For the better part of the early afternoon, Gilly sat in Yaron’s director’s chair on the front lawn and gave me step-by-step planting instructions. He couldn’t resist helping, but I discouraged it, since it requires bending his head downwards. He commended me on a job well done (a new habit I’m quite fond of). I now understand what attracts people to gardening (although my back is not fond of it, and I feel a rash coming on; what a kvetch, eh?).
We went off to have his blood taken on the seventh floor. It came as no surprise to discover that Halima neglected to give her penciled in change of blood test appointment to the staff. After parking the car I arrived to find Gilly on his way out with a dejected look on his face. I marched up to the desk and asked what the story was. I’m really getting pushy these days. I informed them that the radiation was changed for tomorrow to accommodate Dr. Kavan’s time, and questioned how the blood could be taken tomorrow without changing the radiation appointment yet again. The lady at the desk is clearly a divergent thinker; she sent us down to the test center, and blood work was done without delay. I took her name, and assured her that I plan to knock on her door as needed because she's on the ball. She smiled knowingly.

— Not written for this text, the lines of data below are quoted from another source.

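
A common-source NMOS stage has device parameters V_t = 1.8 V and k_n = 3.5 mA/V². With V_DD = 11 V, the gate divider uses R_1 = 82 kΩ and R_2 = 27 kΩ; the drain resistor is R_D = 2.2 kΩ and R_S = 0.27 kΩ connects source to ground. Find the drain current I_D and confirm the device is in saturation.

I_D ≈ 0.85 mA

V_G = V_DD·R_2/(R_1+R_2) = 11×27/109 = 2.72 V.
Assume saturation: I_D = (k_n/2)(V_GS − V_t)² with V_GS = V_G − I_D·R_S = 2.72 − 0.27·I_D.
Substituting gives 0.128·I_D² − 1.87·I_D + 1.5 = 0, with roots I_D = 0.848 or 13.8 mA.
The root I_D = 13.8 mA gives V_GS = -1.01 V ≤ V_t, so take I_D = 0.848 mA.
Then V_GS = 2.5 V and V_DS = V_DD − I_D(R_D+R_S) = 11 − 0.848×2.47 = 8.91 V.
Saturation requires V_DS ≥ V_GS − V_t = 0.696 V; 8.91 ≥ 0.696 ✓.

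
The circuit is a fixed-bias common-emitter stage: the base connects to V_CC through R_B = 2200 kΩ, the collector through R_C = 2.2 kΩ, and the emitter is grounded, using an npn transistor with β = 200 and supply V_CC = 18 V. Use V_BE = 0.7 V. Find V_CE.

V_CE ≈ 15 V

Base loop: V_CC = I_B·R_B + V_BE, so I_B = (18 − 0.7)/2200 kΩ = 0.00786 mA.
In the active region I_C = β·I_B = 200 × 0.00786 = 1.57 mA.
Collector loop: V_CE = V_CC − I_C·R_C = 18 − 1.57×2.2 = 14.5 V.
Since V_CE = 14.5 V > V_CE(sat) ≈ 0.2 V, the transistor is in the active region as assumed.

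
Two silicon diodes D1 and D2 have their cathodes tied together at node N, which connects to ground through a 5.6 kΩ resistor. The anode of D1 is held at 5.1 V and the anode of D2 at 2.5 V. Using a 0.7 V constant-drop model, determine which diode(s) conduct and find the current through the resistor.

Only D1 conducts; I_R ≈ 0.79 mA

Assume both conduct. Then node N would need to be at both 5.1−0.7 = 4.4 V and 2.5−0.7 = 1.8 V, which is impossible.
Assume only D1 conducts: V_N = 5.1 − 0.7 = 4.4 V, so I_R = 4.4/5.6 = 0.786 mA.
Check D2: its anode-to-cathode voltage is 2.5 − 4.4 = -1.9 V < 0.7 V, so it is off. The assumption is consistent.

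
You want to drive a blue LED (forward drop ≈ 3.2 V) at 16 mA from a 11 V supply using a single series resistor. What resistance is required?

R ≈ 0.49 kΩ

The resistor drops V_S − V_D = 11 − 3.2 = 7.8 V at 16 mA.
R = 7.8 V / 16 mA = 0.487 kΩ.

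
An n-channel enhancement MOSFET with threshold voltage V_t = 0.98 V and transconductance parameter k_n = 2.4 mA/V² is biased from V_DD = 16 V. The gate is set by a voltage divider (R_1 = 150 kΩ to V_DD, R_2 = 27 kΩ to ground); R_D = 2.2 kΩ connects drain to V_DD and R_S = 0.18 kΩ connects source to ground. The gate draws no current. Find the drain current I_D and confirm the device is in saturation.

V_G = V_DD·R_2/(R_1+R_2) = 16×27/177 = 2.44 V.
Assume saturation: I_D = (k_n/2)(V_GS − V_t)² with V_GS = V_G − I_D·R_S = 2.44 − 0.18·I_D.
Substituting gives 0.0389·I_D² − 1.63·I_D + 2.56 = 0, with roots I_D = 1.63 or 40.3 mA.
The root I_D = 40.3 mA gives V_GS = -4.82 V ≤ V_t, so take I_D = 1.63 mA.
Then V_GS = 2.15 V and V_DS = V_DD − I_D(R_D+R_S) = 16 − 1.63×2.38 = 12.1 V.
Saturation requires V_DS ≥ V_GS − V_t = 1.17 V; 12.1 ≥ 1.17 ✓.

I_D ≈ 1.6 mA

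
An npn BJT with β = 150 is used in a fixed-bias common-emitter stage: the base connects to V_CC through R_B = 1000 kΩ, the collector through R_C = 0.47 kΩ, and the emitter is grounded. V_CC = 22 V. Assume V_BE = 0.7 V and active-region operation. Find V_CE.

V_CE ≈ 20 V

Base loop: V_CC = I_B·R_B + V_BE, so I_B = (22 − 0.7)/1000 kΩ = 0.0213 mA.
In the active region I_C = β·I_B = 150 × 0.0213 = 3.19 mA.
Collector loop: V_CE = V_CC − I_C·R_C = 22 − 3.19×0.47 = 20.5 V.
Since V_CE = 20.5 V > V_CE(sat) ≈ 0.2 V, the transistor is in the active region as assumed.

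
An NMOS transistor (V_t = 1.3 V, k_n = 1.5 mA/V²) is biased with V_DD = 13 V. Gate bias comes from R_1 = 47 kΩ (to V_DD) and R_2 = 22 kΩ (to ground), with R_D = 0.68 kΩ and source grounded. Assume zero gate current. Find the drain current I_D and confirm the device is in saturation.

V_G = V_DD·R_2/(R_1+R_2) = 13×22/69 = 4.14 V. With the source grounded, V_GS = V_G = 4.14 V.
Assume saturation: I_D = (k_n/2)(V_GS − V_t)² = (1.5/2)×(4.14 − 1.3)² = 0.75×2.84² = 6.07 mA.
V_DS = V_DD − I_D·R_D = 13 − 6.07×0.68 = 8.87 V.
Saturation requires V_DS ≥ V_GS − V_t = 2.84 V; 8.87 ≥ 2.84 ✓.

I_D ≈ 6.1 mA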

After the second to last dose of radiation (yahoo!!!), we met with Dr. Wan. He told us to make an appointment for 4 weeks from today, and gently assured Gilly he’d begin to feel better in a couple of weeks.
When we got home I stood on Phil and Debbie's doorstep across the street for a quick viewing of their sweet Elizabeth. I told them about Liylah and her weird shedding schedule. She shed her white fur first, and now she's dropping hair left and right mainly from her large black spot. Debbie wondered if it's because she's a mix. An interesting explanation I would never have thought of. Phil went on to suggest Omega - 3 pills to reduce shedding. I walked into the house and Gilly informed that Liylah had taken the margarine container from the counter (I guess I left it out accidentally) and took it to bed. On the cover of the container, it said Healthy Attitude with Omega - 3. I guess she's prone to self-medicating.
Last day tomorrow….What will we ever do with our time?